The equations developed by Erlebacher and his colleagues should help scientists chemically tailor nanoporous gold for such purposes. "Understanding equals control," the Hopkins engineer says. "Understanding how to make this material, and why it has the shape it does under certain experimental conditions, gives us the ability to change some of these conditions--the temperature or the strength of the acid, for example--in order to fabricate the metal for particular applications."

The team's research also may help engineers understand why the outer layers of some alloys used in aviation turn porous in a type of corrosion that can lead to mechanical failure.

Understanding how nanoporous gold evolves required technology available only within the last decade, but the dealloying process itself is many centuries old. Ancient Incan metalsmiths stretched their supplies of precious gold by mixing it with copper, then surrounding the alloy with salty substances. This created an acid environment that dissolved the copper from the top layer, leaving a gold-rich surface ready for polishing. This technique is called depletion gilding.

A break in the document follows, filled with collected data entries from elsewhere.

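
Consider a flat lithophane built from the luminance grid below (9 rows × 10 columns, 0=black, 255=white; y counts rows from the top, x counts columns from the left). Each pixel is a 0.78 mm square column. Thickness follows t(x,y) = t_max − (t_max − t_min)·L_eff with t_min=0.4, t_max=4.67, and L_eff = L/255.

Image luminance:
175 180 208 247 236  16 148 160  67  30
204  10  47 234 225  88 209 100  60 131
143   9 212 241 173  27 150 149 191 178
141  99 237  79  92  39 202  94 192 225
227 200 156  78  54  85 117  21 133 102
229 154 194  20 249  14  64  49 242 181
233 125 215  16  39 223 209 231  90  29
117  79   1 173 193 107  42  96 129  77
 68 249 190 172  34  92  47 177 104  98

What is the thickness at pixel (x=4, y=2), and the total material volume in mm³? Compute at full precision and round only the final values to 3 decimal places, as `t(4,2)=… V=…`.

span = t_max - t_min = 4.67 - 0.4 = 4.270
L(4,2) = 173, L_eff = 173/255 = 0.678431
t(4,2) = 4.67 - 4.270·0.678431 = 1.773
Σt over all 9·10 pixels = 2824153/12750 ≈ 221.5021961
V = pitch²·Σt = 0.78²·2824153/12750 = 134.762

t(4,2)=1.773 V=134.762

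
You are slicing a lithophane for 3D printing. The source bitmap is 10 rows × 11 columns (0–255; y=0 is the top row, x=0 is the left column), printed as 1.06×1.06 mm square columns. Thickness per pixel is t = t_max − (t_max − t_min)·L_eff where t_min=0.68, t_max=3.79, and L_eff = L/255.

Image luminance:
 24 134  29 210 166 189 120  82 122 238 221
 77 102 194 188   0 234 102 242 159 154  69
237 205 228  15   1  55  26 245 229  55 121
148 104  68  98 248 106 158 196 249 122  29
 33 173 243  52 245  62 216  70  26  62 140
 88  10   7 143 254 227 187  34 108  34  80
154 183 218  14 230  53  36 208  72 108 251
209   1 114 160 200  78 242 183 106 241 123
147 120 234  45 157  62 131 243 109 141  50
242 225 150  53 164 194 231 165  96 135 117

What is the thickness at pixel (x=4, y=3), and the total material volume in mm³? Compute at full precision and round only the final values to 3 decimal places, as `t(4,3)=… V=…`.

t(4,3)=0.765 V=264.411

span = t_max - t_min = 3.79 - 0.68 = 3.110
L(4,3) = 248, L_eff = 248/255 = 0.972549
t(4,3) = 3.79 - 3.110·0.972549 = 0.765
Σt over all 10·11 pixels = 3000391/12750 ≈ 235.3247843
V = pitch²·Σt = 1.06²·3000391/12750 = 264.411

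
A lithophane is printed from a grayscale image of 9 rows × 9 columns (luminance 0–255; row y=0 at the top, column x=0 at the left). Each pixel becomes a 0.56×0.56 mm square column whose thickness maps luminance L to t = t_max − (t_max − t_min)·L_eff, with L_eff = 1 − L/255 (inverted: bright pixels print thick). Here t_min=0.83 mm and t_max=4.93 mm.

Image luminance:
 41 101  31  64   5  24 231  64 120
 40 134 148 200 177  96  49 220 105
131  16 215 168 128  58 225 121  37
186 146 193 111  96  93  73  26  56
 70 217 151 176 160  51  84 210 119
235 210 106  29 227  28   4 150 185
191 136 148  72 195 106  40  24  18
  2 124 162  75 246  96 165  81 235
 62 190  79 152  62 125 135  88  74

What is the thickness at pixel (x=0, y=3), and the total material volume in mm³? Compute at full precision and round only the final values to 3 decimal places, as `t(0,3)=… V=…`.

span = t_max - t_min = 4.93 - 0.83 = 4.100
L(0,3) = 186, L_eff = 1 - 186/255 = 0.270588 (inverted)
t(0,3) = 4.93 - 4.100·0.270588 = 3.821
Σt over all 9·9 pixels = 1115641/5100 ≈ 218.7531373
V = pitch²·Σt = 0.56²·1115641/5100 = 68.601

t(0,3)=3.821 V=68.601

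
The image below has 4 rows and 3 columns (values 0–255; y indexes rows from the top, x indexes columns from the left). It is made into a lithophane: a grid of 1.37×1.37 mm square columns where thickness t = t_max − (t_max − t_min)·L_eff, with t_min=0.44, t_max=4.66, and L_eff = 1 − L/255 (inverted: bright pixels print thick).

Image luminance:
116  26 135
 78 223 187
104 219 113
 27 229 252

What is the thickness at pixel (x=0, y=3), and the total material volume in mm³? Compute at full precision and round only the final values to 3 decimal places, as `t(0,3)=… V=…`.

span = t_max - t_min = 4.66 - 0.44 = 4.220
L(0,3) = 27, L_eff = 1 - 27/255 = 0.894118 (inverted)
t(0,3) = 4.66 - 4.220·0.894118 = 0.887
Σt over all 4·3 pixels = 427919/12750 ≈ 33.5622745
V = pitch²·Σt = 1.37²·427919/12750 = 62.993

t(0,3)=0.887 V=62.993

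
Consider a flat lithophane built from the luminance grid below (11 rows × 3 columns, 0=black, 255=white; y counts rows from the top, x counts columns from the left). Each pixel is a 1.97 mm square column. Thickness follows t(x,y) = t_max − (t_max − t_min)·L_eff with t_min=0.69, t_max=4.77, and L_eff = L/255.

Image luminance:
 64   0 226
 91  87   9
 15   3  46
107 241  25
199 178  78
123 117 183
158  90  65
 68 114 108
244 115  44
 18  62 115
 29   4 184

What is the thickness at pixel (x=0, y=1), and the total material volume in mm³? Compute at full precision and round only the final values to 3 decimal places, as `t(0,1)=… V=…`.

span = t_max - t_min = 4.77 - 0.69 = 4.080
L(0,1) = 91, L_eff = 91/255 = 0.356863
t(0,1) = 4.77 - 4.080·0.356863 = 3.314
Σt over all 11·3 pixels = 106.05
V = pitch²·Σt = 1.97²·106.05 = 411.569

t(0,1)=3.314 V=411.569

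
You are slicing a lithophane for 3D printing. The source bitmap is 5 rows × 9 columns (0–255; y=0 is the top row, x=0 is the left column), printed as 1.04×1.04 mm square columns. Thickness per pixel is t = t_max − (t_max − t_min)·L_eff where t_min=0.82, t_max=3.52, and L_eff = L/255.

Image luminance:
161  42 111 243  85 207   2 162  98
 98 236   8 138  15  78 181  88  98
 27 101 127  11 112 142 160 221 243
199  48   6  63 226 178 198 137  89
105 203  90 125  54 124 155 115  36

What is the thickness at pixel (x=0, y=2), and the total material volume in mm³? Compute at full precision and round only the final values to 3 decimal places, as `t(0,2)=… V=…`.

t(0,2)=3.234 V=110.102

span = t_max - t_min = 3.52 - 0.82 = 2.700
L(0,2) = 27, L_eff = 27/255 = 0.105882
t(0,2) = 3.52 - 2.700·0.105882 = 3.234
Σt over all 5·9 pixels = 43263/425 ≈ 101.7952941
V = pitch²·Σt = 1.04²·43263/425 = 110.102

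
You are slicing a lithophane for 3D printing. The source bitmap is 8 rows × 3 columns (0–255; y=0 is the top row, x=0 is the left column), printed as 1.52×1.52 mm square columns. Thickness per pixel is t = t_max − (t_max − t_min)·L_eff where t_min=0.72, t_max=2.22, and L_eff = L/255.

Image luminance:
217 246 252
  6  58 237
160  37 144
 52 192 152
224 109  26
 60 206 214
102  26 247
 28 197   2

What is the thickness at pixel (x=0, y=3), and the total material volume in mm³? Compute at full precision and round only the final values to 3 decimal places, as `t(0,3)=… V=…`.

span = t_max - t_min = 2.22 - 0.72 = 1.500
L(0,3) = 52, L_eff = 52/255 = 0.203922
t(0,3) = 2.22 - 1.500·0.203922 = 1.914
Σt over all 8·3 pixels = 14659/425 ≈ 34.4917647
V = pitch²·Σt = 1.52²·14659/425 = 79.690

t(0,3)=1.914 V=79.690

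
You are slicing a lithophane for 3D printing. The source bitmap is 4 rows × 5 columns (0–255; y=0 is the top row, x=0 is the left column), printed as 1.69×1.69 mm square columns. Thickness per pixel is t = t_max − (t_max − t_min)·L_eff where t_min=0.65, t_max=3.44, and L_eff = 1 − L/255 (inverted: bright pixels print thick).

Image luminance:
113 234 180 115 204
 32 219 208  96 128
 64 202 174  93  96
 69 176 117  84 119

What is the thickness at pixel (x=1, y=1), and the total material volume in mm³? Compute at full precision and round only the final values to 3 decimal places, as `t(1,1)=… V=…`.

span = t_max - t_min = 3.44 - 0.65 = 2.790
L(1,1) = 219, L_eff = 1 - 219/255 = 0.141176 (inverted)
t(1,1) = 3.44 - 2.790·0.141176 = 3.046
Σt over all 4·5 pixels = 363739/8500 ≈ 42.7928235
V = pitch²·Σt = 1.69²·363739/8500 = 122.221

t(1,1)=3.046 V=122.221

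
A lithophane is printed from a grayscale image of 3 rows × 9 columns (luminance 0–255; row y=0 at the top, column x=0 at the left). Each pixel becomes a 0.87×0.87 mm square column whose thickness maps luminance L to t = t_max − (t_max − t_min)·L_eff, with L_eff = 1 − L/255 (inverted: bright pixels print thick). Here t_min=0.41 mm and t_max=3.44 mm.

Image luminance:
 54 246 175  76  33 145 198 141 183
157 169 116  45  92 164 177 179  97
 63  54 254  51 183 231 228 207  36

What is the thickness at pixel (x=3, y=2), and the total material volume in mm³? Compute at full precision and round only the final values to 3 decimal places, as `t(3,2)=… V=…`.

span = t_max - t_min = 3.44 - 0.41 = 3.030
L(3,2) = 51, L_eff = 1 - 51/255 = 0.800000 (inverted)
t(3,2) = 3.44 - 3.030·0.800000 = 1.016
Σt over all 3·9 pixels = 473249/8500 ≈ 55.6763529
V = pitch²·Σt = 0.87²·473249/8500 = 42.141

t(3,2)=1.016 V=42.141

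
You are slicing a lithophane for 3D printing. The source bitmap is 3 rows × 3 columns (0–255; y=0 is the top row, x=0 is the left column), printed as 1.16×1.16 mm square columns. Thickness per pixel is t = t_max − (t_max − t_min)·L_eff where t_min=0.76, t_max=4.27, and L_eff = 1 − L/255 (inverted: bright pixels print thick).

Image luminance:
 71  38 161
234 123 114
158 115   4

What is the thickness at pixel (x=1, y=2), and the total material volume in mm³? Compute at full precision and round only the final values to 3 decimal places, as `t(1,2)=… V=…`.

t(1,2)=2.343 V=28.059

span = t_max - t_min = 4.27 - 0.76 = 3.510
L(1,2) = 115, L_eff = 1 - 115/255 = 0.549020 (inverted)
t(1,2) = 4.27 - 3.510·0.549020 = 2.343
Σt over all 3·3 pixels = 88623/4250 ≈ 20.8524706
V = pitch²·Σt = 1.16²·88623/4250 = 28.059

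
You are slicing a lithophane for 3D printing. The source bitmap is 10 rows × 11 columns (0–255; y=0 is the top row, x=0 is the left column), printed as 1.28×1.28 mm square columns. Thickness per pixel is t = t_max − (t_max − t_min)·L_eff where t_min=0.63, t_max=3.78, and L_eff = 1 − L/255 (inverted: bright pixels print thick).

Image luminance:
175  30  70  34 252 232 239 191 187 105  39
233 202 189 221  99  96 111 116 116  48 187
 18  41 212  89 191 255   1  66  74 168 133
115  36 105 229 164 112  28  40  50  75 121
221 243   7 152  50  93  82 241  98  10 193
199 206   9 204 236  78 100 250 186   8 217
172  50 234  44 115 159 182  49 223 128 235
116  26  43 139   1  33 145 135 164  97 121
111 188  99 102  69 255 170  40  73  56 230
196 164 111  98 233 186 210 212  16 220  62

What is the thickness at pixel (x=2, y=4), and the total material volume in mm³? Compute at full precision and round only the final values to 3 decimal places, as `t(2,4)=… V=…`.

span = t_max - t_min = 3.78 - 0.63 = 3.150
L(2,4) = 7, L_eff = 1 - 7/255 = 0.972549 (inverted)
t(2,4) = 3.78 - 3.150·0.972549 = 0.716
Σt over all 10·11 pixels = 4179/17 ≈ 245.8235294
V = pitch²·Σt = 1.28²·4179/17 = 402.757

t(2,4)=0.716 V=402.757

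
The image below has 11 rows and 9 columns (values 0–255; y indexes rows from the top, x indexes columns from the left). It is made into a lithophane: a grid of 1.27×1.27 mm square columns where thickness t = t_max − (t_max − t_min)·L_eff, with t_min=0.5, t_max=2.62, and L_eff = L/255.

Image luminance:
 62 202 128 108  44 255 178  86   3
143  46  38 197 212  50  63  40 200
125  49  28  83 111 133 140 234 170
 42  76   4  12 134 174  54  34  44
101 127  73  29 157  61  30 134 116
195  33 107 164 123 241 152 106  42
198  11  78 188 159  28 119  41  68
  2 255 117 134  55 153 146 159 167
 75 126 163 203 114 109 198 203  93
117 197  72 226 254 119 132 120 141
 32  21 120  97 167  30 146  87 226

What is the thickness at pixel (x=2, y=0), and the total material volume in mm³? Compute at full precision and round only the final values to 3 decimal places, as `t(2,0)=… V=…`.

span = t_max - t_min = 2.62 - 0.5 = 2.120
L(2,0) = 128, L_eff = 128/255 = 0.501961
t(2,0) = 2.62 - 2.120·0.501961 = 1.556
Σt over all 11·9 pixels = 2103041/12750 ≈ 164.9443922
V = pitch²·Σt = 1.27²·2103041/12750 = 266.039

t(2,0)=1.556 V=266.039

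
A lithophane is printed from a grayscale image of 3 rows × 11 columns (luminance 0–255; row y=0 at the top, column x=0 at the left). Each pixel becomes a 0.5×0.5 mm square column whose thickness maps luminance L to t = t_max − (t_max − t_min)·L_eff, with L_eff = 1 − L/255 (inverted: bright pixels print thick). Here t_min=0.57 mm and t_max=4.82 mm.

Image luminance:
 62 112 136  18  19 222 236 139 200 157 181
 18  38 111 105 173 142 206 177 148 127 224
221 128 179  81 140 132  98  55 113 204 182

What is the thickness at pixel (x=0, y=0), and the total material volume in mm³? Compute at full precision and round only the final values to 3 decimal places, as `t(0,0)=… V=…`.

span = t_max - t_min = 4.82 - 0.57 = 4.250
L(0,0) = 62, L_eff = 1 - 62/255 = 0.756863 (inverted)
t(0,0) = 4.82 - 4.250·0.756863 = 1.603
Σt over all 3·11 pixels = 28063/300 ≈ 93.5433333
V = pitch²·Σt = 0.5²·28063/300 = 23.386

t(0,0)=1.603 V=23.386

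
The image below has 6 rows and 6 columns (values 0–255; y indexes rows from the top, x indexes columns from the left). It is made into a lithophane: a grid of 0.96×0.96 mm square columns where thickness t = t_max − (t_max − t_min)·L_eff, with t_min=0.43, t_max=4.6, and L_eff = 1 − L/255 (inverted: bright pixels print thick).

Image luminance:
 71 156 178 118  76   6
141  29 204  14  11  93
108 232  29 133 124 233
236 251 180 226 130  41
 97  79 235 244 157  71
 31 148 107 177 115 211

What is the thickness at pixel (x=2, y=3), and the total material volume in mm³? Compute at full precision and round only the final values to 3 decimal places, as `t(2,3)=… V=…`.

span = t_max - t_min = 4.6 - 0.43 = 4.170
L(2,3) = 180, L_eff = 1 - 180/255 = 0.294118 (inverted)
t(2,3) = 4.6 - 4.170·0.294118 = 3.374
Σt over all 6·6 pixels = 92.208
V = pitch²·Σt = 0.96²·92.208 = 84.979

t(2,3)=3.374 V=84.979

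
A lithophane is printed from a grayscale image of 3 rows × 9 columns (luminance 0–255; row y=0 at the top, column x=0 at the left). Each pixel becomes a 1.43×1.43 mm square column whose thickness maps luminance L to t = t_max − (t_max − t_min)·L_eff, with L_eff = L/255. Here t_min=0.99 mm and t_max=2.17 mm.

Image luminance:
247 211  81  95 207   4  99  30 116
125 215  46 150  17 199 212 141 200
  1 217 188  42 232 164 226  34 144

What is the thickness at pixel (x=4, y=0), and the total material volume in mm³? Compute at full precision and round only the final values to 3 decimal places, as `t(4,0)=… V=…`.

t(4,0)=1.212 V=85.338

span = t_max - t_min = 2.17 - 0.99 = 1.180
L(4,0) = 207, L_eff = 207/255 = 0.811765
t(4,0) = 2.17 - 1.180·0.811765 = 1.212
Σt over all 3·9 pixels = 1064171/25500 ≈ 41.7321961
V = pitch²·Σt = 1.43²·1064171/25500 = 85.338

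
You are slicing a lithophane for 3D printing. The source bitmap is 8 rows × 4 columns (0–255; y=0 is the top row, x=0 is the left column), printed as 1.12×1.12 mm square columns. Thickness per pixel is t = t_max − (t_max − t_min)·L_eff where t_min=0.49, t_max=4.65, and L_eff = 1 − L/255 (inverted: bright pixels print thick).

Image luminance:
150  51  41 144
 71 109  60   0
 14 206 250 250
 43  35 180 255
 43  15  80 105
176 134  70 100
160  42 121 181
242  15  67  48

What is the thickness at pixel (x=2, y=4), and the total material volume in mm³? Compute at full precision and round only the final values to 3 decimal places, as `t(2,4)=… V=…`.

span = t_max - t_min = 4.65 - 0.49 = 4.160
L(2,4) = 80, L_eff = 1 - 80/255 = 0.686275 (inverted)
t(2,4) = 4.65 - 4.160·0.686275 = 1.795
Σt over all 8·4 pixels = 459592/6375 ≈ 72.0928627
V = pitch²·Σt = 1.12²·459592/6375 = 90.433

t(2,4)=1.795 V=90.433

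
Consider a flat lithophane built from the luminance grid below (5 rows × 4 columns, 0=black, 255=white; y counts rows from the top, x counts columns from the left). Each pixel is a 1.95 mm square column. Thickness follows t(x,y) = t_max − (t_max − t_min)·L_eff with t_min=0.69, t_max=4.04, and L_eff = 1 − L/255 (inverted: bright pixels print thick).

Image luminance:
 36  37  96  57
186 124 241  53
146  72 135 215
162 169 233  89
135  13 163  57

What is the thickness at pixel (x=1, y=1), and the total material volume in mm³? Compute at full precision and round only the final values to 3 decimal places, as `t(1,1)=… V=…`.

t(1,1)=2.319 V=173.314

span = t_max - t_min = 4.04 - 0.69 = 3.350
L(1,1) = 124, L_eff = 1 - 124/255 = 0.513725 (inverted)
t(1,1) = 4.04 - 3.350·0.513725 = 2.319
Σt over all 5·4 pixels = 232453/5100 ≈ 45.5790196
V = pitch²·Σt = 1.95²·232453/5100 = 173.314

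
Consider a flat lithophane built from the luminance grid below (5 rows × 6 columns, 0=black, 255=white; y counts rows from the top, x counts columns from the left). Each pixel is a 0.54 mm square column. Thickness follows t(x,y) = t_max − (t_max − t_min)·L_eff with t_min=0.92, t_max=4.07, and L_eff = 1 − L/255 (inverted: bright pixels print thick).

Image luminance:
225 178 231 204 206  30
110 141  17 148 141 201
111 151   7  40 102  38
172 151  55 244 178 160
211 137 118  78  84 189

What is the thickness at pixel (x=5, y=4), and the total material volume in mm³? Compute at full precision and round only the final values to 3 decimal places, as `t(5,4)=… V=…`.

span = t_max - t_min = 4.07 - 0.92 = 3.150
L(5,4) = 189, L_eff = 1 - 189/255 = 0.258824 (inverted)
t(5,4) = 4.07 - 3.150·0.258824 = 3.255
Σt over all 5·6 pixels = 66069/850 ≈ 77.7282353
V = pitch²·Σt = 0.54²·66069/850 = 22.666

t(5,4)=3.255 V=22.666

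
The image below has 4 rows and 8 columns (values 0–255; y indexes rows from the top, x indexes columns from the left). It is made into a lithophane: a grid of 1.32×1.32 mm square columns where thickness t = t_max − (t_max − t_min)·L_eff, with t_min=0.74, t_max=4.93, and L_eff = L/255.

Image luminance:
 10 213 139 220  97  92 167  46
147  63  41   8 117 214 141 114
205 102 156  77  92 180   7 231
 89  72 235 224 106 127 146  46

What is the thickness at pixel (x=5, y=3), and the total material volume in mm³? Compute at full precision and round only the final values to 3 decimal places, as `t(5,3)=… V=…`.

span = t_max - t_min = 4.93 - 0.74 = 4.190
L(5,3) = 127, L_eff = 127/255 = 0.498039
t(5,3) = 4.93 - 4.190·0.498039 = 2.843
Σt over all 4·8 pixels = 198227/2125 ≈ 93.2832941
V = pitch²·Σt = 1.32²·198227/2125 = 162.537

t(5,3)=2.843 V=162.537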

Erlebacher began trying to solve the mysteries of this process as a postdoctoral fellow at Harvard. He finished the work contained in the Nature report after joining the faculty of the Whiting School of Engineering last September. The National Science Foundation recently awarded him a CAREER grant that could provide more than $485,000 over the next five years to continue research into the formation and potential use of nanoporous gold.

Erlebacher's co-authors in the Nature report were Michael J. Aziz, a professor at Harvard; Alain Karma, a professor at Northeastern University; Nikolay Dimitrov, a postdoctoral fellow at Arizona State University; and Karl Sieradzki, a professor at Arizona State.